Para que serve um clássico?
A tela do Odeon-Br nos permitirá
conferir: Crepúsculo dos Deuses é
um filme daquele tipo que se impõe quando aparece
na tela - há um certo peso jogado sobre nós
que assistimos, o peso da tradição do
cinema. Não apenas o peso da tradição
que o próprio enredo em torno de Norma Desmond
representa, mas a tradição que Crepúsculo
dos Deuses, ao mesmo tempo, encarna e agride, a
de um grande clássico do cinema. E por conta
disso é preciso notar como o filme foge do padrão
naturalista tradicional de forma admirável: a
estrutura se baseia numa narração irônica
de um protagonista falecido e, ao longo do filme e especialmente
em seu final, a encenação, as atuações
e ambientações são hiper-expressivas
- com um olhar cruel sobre os excessos típicos
de um cinema perdido no passado, um cinema que não
se pretendia naturalista. A própria construção
de luzes sobre a figura de Swanson/Desmond tem em todos
os momentos (e sobretudo nos closes) uma força
além do naturalismo e da natureza, uma força
que retorna com vigor a uma outra relação
visual do cinema com os personagens/estrelas. Vale aqui
lembrar um dado da produção para comprovar
que a opção fotográfica do filme
aponta para isso, e não apenas através
dos jogos e luz: os negativos originais de Crepúsculo
dos Deuses eram compostos de nitrato, substância
que, naquele momento, já havia sido trocada pelo
acetato nas películas de cinema décadas
antes - e cujos tons de cinza, naturalmente, remetem
os espectadores a um cinema antigo, ainda da era muda.
Narrando uma tragédia
em tons assumidamente grotescos e hiper-expressivos
e carregando o peso do clássico de cinema, Crepúsculo
dos Deuses, portanto, não é um filme
suave.
Encará-lo na bela tela
do Odeon, no entanto, é prazer dos maiores justamente
por isso: é por esta maneira de apresentar seus
traços de amargura e incômodo que o filme
se mantém único na carreira do realizador
e na história do cinema norte-americano. Não
há no longo e fabuloso percurso de Wilder nenhum
outro filme que agrida de forma tão clara as
bases de uma cultura cinematográfica calcada
no ultra-realismo (ao contrário, Wilder foi um
mestre do estilo clássico) - em nenhum outro
filme seu encontraremos cena semelhante à descida
final de Norma Desmond. E mesmo numa cultura tão
auto-crítica quando a norte-americana é
difícil encontrar outro exemplo de tragédia
semelhante a este, apresentando aos nossos olhos os
próprios mitos abandonados - não foi feita
outra peça em qualquer arte que tenha revisitado
os ídolos de uma fase dourada já na sua
velhice evidentemente precoce e gagá. É
preciso notar o que todos sabemos: Crepúsculo
dos Deuses é especialmente pesado porque
vemos Gloria Swanson e Erich Von Stroheim nos papéis
de Norma Desmond e Max von Mayerling, porque o filme
nos apresenta imagens de Queen Kelly, o filme
de Stroheim que nunca foi terminado, porque surgem na
tela figuras como Buster Keaton e mesmo Cecil B. deMille
e Hedda Hopper. O filme age para que a visão
grotesca ligue-se definitivamente ao mundo real - e
precisa ser visto e revisto numa sala de cinema porque
desde início assume-se como filme de cinema.

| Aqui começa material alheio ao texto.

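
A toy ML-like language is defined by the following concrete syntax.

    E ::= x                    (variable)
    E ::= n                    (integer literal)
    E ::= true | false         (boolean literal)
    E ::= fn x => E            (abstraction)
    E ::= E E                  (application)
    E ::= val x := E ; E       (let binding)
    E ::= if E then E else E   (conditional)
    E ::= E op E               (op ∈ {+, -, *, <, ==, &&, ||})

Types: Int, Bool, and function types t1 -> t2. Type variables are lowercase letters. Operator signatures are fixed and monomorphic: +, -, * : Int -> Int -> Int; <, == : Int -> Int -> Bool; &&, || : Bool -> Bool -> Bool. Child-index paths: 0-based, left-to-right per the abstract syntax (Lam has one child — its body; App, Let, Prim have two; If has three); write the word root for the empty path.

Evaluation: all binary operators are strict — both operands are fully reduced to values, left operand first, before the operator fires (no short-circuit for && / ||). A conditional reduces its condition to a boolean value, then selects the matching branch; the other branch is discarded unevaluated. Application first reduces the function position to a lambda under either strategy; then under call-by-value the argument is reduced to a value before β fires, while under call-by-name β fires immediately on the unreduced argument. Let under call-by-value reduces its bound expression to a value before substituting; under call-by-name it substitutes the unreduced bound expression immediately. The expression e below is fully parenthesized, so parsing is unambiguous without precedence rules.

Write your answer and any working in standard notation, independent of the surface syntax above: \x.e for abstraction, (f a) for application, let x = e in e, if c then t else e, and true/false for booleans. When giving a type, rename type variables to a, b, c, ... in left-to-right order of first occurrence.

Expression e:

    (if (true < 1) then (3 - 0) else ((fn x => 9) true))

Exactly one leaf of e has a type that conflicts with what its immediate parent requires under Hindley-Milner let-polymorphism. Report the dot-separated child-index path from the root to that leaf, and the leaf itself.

Answer: 0.0 : true

Working:
  unify Bool ~ Int
  FAIL: mismatch Bool ~ Int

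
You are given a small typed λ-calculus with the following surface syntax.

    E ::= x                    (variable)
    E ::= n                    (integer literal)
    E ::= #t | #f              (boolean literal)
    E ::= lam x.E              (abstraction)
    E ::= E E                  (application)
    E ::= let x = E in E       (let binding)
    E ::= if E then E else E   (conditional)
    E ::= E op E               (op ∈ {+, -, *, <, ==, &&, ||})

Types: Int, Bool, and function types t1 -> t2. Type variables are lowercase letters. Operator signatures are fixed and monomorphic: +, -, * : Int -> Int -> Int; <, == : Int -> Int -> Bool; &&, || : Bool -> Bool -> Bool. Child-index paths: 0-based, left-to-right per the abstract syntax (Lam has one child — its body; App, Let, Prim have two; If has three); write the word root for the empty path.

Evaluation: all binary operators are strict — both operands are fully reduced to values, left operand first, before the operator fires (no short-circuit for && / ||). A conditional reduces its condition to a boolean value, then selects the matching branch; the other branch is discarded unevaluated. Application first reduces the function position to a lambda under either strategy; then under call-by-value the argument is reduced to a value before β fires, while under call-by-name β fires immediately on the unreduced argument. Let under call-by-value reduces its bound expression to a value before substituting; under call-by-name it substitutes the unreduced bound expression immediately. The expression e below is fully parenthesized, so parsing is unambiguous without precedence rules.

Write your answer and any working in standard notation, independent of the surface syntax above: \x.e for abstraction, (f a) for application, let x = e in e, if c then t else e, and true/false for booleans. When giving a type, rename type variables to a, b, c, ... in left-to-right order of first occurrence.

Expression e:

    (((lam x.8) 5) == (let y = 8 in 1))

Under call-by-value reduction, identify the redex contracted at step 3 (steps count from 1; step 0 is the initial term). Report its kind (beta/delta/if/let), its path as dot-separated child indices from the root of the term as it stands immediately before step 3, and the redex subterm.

Answer: delta at root : (8 == 1)

Derivation:
step 0: (((\x.8) 5) == (let y = 8 in 1))
step 1: [beta@0] (8 == (let y = 8 in 1))
step 2: [let@1] (8 == 1)
step 3: [delta@root] false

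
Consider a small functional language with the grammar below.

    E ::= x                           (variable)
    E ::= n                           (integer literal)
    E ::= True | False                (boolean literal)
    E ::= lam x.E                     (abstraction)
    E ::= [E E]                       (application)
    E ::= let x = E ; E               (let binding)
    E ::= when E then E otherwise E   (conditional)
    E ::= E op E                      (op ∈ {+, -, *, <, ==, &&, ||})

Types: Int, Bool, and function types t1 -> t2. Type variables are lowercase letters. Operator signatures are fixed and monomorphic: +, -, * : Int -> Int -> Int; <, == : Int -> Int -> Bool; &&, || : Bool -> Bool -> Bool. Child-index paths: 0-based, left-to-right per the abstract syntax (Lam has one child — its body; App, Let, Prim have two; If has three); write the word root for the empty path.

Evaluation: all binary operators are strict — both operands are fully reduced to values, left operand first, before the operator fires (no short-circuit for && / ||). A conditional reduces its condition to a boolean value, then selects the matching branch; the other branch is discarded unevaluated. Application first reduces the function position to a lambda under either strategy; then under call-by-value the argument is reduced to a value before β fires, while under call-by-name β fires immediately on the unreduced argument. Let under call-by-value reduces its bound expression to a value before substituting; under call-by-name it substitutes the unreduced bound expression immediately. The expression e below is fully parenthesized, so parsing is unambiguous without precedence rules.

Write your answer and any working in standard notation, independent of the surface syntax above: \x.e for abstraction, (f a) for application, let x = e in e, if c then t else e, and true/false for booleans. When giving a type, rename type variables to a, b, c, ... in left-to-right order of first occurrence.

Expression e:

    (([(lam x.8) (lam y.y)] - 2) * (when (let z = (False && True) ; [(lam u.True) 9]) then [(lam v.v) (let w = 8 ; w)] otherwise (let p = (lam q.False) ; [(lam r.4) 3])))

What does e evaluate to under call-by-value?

Working:
step 0: ((((\x.8) (\y.y)) - 2) * (if (let z = (false && true) in ((\u.true) 9)) then ((\v.v) (let w = 8 in w)) else (let p = (\q.false) in ((\r.4) 3))))
step 1: [beta@0.0] ((8 - 2) * (if (let z = (false && true) in ((\u.true) 9)) then ((\v.v) (let w = 8 in w)) else (let p = (\q.false) in ((\r.4) 3))))
step 2: [delta@0] (6 * (if (let z = (false && true) in ((\u.true) 9)) then ((\v.v) (let w = 8 in w)) else (let p = (\q.false) in ((\r.4) 3))))
step 3: [delta@1.0.0] (6 * (if (let z = false in ((\u.true) 9)) then ((\v.v) (let w = 8 in w)) else (let p = (\q.false) in ((\r.4) 3))))
step 4: [let@1.0] (6 * (if ((\u.true) 9) then ((\v.v) (let w = 8 in w)) else (let p = (\q.false) in ((\r.4) 3))))
step 5: [beta@1.0] (6 * (if true then ((\v.v) (let w = 8 in w)) else (let p = (\q.false) in ((\r.4) 3))))
step 6: [if@1] (6 * ((\v.v) (let w = 8 in w)))
step 7: [let@1.1] (6 * ((\v.v) 8))
step 8: [beta@1] (6 * 8)
step 9: [delta@root] 48

Answer: 48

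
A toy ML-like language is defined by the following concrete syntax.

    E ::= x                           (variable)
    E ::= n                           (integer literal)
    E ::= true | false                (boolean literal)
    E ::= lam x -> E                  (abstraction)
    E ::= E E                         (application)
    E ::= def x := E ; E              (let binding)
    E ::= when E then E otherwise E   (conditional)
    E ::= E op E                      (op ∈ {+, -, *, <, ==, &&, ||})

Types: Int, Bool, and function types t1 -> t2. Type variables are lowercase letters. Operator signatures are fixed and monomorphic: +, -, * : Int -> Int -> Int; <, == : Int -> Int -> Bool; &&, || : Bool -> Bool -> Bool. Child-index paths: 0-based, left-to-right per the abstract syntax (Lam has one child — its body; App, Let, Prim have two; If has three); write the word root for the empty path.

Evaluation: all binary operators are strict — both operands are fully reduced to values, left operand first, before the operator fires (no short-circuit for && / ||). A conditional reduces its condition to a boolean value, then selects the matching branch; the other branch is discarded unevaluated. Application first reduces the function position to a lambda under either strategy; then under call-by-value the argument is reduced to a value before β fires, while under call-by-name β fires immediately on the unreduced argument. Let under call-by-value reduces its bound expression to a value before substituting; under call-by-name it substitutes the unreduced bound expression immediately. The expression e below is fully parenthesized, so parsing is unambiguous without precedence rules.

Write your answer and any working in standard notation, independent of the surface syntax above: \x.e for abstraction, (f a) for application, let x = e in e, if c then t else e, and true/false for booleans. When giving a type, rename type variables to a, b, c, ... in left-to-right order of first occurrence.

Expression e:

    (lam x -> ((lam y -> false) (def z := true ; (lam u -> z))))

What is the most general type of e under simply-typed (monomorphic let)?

Answer: a -> Bool

Derivation:
\y._ : b -> Bool
let z : Bool
z : Bool
\u._ : c -> Bool
  unify b -> Bool ~ (c -> Bool) -> d
  unify b ~ c -> Bool
  unify Bool ~ d
_ _ : Bool
\x._ : a -> Bool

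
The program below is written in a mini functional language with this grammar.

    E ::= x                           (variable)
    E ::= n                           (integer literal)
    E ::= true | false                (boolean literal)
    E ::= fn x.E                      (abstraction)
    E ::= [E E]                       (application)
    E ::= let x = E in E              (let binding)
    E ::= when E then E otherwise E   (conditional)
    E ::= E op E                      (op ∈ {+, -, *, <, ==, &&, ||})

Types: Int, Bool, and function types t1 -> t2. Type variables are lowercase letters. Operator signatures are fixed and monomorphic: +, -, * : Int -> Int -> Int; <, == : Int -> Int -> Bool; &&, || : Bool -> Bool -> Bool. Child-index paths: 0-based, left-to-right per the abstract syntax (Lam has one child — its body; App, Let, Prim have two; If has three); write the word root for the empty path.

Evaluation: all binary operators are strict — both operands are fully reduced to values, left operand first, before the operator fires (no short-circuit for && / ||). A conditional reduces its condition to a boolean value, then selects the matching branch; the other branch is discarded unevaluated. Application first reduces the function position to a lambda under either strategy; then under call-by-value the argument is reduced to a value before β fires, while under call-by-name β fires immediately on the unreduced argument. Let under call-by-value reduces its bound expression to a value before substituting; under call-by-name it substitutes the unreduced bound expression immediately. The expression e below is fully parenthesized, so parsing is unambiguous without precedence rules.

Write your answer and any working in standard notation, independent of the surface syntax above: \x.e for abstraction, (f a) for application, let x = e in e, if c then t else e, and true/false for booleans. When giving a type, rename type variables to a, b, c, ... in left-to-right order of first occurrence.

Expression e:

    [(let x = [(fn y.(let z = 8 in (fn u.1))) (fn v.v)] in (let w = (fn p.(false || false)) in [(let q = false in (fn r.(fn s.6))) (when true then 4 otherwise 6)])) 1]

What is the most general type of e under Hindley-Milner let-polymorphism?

Working:
let z : Int
\u._ : b -> Int
\y._ : a -> b -> Int
v : c
\v._ : c -> c
  unify a -> b -> Int ~ (c -> c) -> d
  unify a ~ c -> c
  unify b -> Int ~ d
_ _ : b -> Int
let x : forall. b -> Int
  unify Bool ~ Bool
  unify Bool ~ Bool
\p._ : e -> Bool
let w : forall. e -> Bool
let q : Bool
\s._ : g -> Int
\r._ : f -> g -> Int
  unify Bool ~ Bool
  unify Int ~ Int
  unify f -> g -> Int ~ Int -> h
  unify f ~ Int
  unify g -> Int ~ h
_ _ : g -> Int
  unify g -> Int ~ Int -> i
  unify g ~ Int
  unify Int ~ i
_ _ : Int

Answer: Int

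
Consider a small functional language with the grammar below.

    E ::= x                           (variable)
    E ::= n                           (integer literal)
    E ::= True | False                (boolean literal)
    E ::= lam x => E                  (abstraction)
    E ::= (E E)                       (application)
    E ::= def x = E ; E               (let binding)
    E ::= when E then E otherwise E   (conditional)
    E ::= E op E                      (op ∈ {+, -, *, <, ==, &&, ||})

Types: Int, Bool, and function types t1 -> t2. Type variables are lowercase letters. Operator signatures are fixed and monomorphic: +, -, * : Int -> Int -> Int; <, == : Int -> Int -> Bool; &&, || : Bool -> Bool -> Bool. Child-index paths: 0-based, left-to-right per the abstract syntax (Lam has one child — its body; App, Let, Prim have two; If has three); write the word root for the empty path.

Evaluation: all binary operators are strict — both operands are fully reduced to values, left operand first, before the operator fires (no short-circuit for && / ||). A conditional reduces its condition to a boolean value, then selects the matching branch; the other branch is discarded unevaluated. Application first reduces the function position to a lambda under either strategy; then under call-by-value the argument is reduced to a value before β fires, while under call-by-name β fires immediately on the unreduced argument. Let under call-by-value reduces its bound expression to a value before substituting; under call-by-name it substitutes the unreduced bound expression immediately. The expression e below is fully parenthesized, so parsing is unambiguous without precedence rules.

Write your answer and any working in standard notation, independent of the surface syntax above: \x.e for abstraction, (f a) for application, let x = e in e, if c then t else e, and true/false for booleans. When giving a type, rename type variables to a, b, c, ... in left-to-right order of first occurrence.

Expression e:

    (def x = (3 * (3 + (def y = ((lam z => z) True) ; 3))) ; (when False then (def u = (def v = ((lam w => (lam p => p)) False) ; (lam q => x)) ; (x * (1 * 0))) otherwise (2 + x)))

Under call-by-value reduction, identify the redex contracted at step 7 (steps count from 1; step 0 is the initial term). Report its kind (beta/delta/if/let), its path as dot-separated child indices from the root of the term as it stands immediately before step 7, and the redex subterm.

Answer: delta at root : (2 + 18)

Working:
step 0: (let x = (3 * (3 + (let y = ((\z.z) true) in 3))) in (if false then (let u = (let v = ((\w.(\p.p)) false) in (\q.x)) in (x * (1 * 0))) else (2 + x)))
step 1: [beta@0.1.1.0] (let x = (3 * (3 + (let y = true in 3))) in (if false then (let u = (let v = ((\w.(\p.p)) false) in (\q.x)) in (x * (1 * 0))) else (2 + x)))
step 2: [let@0.1.1] (let x = (3 * (3 + 3)) in (if false then (let u = (let v = ((\w.(\p.p)) false) in (\q.x)) in (x * (1 * 0))) else (2 + x)))
step 3: [delta@0.1] (let x = (3 * 6) in (if false then (let u = (let v = ((\w.(\p.p)) false) in (\q.x)) in (x * (1 * 0))) else (2 + x)))
step 4: [delta@0] (let x = 18 in (if false then (let u = (let v = ((\w.(\p.p)) false) in (\q.x)) in (x * (1 * 0))) else (2 + x)))
step 5: [let@root] (if false then (let u = (let v = ((\w.(\p.p)) false) in (\q.18)) in (18 * (1 * 0))) else (2 + 18))
step 6: [if@root] (2 + 18)
step 7: [delta@root] 20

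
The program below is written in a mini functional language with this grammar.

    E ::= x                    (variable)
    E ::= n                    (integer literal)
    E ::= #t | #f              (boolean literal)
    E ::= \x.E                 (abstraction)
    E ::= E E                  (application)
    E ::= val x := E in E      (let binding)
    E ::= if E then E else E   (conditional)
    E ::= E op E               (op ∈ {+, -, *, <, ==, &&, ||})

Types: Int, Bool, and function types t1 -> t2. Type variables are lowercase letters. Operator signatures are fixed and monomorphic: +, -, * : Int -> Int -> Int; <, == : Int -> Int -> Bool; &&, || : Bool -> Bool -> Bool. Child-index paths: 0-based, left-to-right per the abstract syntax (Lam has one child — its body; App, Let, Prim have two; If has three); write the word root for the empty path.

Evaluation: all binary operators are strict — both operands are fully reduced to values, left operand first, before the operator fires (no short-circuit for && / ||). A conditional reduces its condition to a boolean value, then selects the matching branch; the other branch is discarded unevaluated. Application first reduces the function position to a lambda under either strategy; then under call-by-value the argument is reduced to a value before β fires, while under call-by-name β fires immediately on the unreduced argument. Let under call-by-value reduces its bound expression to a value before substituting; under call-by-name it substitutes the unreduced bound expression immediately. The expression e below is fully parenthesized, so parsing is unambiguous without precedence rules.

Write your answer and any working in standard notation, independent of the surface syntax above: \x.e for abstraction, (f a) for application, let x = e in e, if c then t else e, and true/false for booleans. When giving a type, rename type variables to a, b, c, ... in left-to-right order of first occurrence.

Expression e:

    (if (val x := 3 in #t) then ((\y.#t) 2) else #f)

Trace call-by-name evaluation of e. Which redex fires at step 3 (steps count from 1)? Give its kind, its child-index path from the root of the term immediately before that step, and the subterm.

Working:
step 0: (if (let x = 3 in true) then ((\y.true) 2) else false)
step 1: [let@0] (if true then ((\y.true) 2) else false)
step 2: [if@root] ((\y.true) 2)
step 3: [beta@root] true

Answer: beta at root : ((\y.true) 2)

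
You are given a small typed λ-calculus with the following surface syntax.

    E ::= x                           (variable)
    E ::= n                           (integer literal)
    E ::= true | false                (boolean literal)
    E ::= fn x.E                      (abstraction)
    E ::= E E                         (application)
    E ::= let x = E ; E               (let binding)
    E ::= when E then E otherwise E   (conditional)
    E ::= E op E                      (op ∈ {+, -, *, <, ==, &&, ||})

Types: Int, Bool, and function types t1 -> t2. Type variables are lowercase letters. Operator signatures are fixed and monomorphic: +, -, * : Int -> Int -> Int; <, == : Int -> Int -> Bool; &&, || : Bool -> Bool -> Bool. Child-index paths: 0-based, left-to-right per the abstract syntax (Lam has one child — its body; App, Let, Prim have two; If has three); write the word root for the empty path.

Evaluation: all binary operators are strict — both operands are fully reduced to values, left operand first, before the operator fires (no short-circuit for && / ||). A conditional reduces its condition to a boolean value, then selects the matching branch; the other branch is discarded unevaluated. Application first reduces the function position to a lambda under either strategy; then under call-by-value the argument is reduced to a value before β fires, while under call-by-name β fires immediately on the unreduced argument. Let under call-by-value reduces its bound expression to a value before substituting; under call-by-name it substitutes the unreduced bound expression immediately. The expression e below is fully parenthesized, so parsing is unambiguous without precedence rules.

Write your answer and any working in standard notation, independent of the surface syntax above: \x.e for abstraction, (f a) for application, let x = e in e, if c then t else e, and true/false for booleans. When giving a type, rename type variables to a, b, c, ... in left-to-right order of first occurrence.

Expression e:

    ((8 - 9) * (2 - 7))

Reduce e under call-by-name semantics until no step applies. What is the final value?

Trace:
step 0: ((8 - 9) * (2 - 7))
step 1: [delta@0] (-1 * (2 - 7))
step 2: [delta@1] (-1 * -5)
step 3: [delta@root] 5

Answer: 5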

Dos muitos aspectos que já
ganharam elogios sem conta neste filme, há um
que parece ser decisivo para o filme acima de todos.
Crepúsculo dos Deuses não é
apenas o divertido tom auto-paródico dos diálogos
e da narração em off, não é
apenas uma opção coerente e forte na realização
visual e sonora, não é o apuro técnico
fascinante com que é feito, não é
somente o retrato da decadência dos sobreviventes
de uma era. Mas o filme talvez possa se definir todo
na relação que estabelece com sua protagonista.
A interpretação de Swanson/Desmond é
responsável por trazer à tona todo o impacto
que o filme tem, por ser o cerne de todo o problema
que o filme pretende criar com ares trágicos
- essa oposição entre um mundo vivido
e um mundo mítico e sonhado.
Cada gesto, cada olhar
e cada momento de silêncio de Desmond se opõe
a tudo que se espera como normal, menor, cotidiano,
o mesmo ocorrendo com a própria luz que incide
sobre ela - os próprios personagens percebem
este aspecto, esta aura que se transfere da arte para
a estrela e que parece fazê-la brilhar mesmo no
ocaso. É lidando e pondo em relevo este tom acima
do tom que o filme encontra sua chave única,
sua dissonância entre seus pares. E é descrevendo
com crueldade e empatia esta dor que Crepúsculo
dos Deuses sabe se fazer grande e consegue se sustentar
com todo seu peso, este peso que, se lhe dá a
sabida aura de clássico, também mantém
este seu sabor amargo e ainda incômodo.